In a specific PR, one person may play several roles. For example, a PR submitted by a Contributor makes that person both the Contributor and the Moderator of the PR.

PR Merge Rules

RuleRequirement
Minimum +1 count for a normal PRAt least 1 +1 from a Committer other than the author
Minimum +1 count for interface-level or architectural changesAt least 3 +1s
Waiting time after the first +1At least one working day, to give other community members time to review
Regression testsMust all pass
Comment repliesThe Moderator must confirm that all comments have been replied to
Merge methodAlways use "Squash and merge"

Key Points for PR Collaboration

  1. A Contributor can assign a PR to themselves to act as the Moderator for the whole PR, taking on the work of driving it forward. After self-assignment, other Contributors know that the PR has someone responsible for it.

  2. Contributors are encouraged to act as the Moderator of their own PRs.

  3. Reviewers need to perform code-level reviews. Refer to the Code Review Guide above.

  4. Once a Reviewer has commented on a PR, the Reviewer needs to continue following up on subsequent changes to that PR. It is not acceptable to leave a comment and then ignore the Contributor's follow-up replies.

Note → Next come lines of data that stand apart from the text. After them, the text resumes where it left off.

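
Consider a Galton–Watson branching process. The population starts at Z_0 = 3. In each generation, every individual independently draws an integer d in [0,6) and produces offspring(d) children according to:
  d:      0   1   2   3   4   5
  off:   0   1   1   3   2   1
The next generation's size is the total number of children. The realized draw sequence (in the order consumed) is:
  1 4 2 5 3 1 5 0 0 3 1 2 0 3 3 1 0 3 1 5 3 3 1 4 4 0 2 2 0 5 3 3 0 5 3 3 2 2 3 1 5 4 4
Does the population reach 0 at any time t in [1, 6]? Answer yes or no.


no

gen 0: Z_0=3, draws=[1, 4, 2], offspring=[1, 2, 1], Z_1=4
gen 1: Z_1=4, draws=[5, 3, 1, 5], offspring=[1, 3, 1, 1], Z_2=6
gen 2: Z_2=6, draws=[0, 0, 3, 1, 2, 0], offspring=[0, 0, 3, 1, 1, 0], Z_3=5
gen 3: Z_3=5, draws=[3, 3, 1, 0, 3], offspring=[3, 3, 1, 0, 3], Z_4=10
gen 4: Z_4=10, draws=[1, 5, 3, 3, 1, 4, 4, 0, 2, 2], offspring=[1, 1, 3, 3, 1, 2, 2, 0, 1, 1], Z_5=15
gen 5: Z_5=15, draws=[0, 5, 3, 3, 0, 5, 3, 3, 2, 2, 3, 1, 5, 4, 4], offspring=[0, 1, 3, 3, 0, 1, 3, 3, 1, 1, 3, 1, 1, 2, 2], Z_6=25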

  5. When different Reviewers disagree about a change, try to resolve it through discussion. If discussion cannot resolve it, send an email to dev@doris.apache.org to call a vote, and follow the rule that the minority defers to the majority.

Admission Check for New External Dependencies

Be especially careful when adding new external dependencies. Before introducing a new library, the following questions must be answered:

  • What functionality does the new external library provide? Can existing libraries provide this functionality (possibly with some effort)?
  • Is the external library maintained by an active community of contributors?
  • What are the license terms of the new library?
  • Will the library be added to a base module? This affects other parts of the Doris codebase. Take Java as an example: if the new library introduces many transitive dependencies, you may run into unexpected class-conflict issues that are hard to catch in testing, because they depend on the order in which libraries are loaded at runtime.

From Contributor to Committer / PMC

There are no strict quantitative criteria for becoming a Committer or PMC Member. The PMC weighs a contributor's performance across the following areas:

  • Code contributions: Continuously submit high-quality PRs and participate in the development of core modules.
  • Code Review: Actively review other people's PRs and help improve the code quality of the community.
  • Community participation: Answer user questions on the mailing list, Issues, and Slack, and take part in design discussions.
  • Documentation and evangelism: Write documentation and blog posts, and share Doris at conferences.
  • Influence: Independently drive the evolution of important features or modules.

For detailed promotion criteria, refer to the Apache Doris official Wiki: Guidance for committer promotion.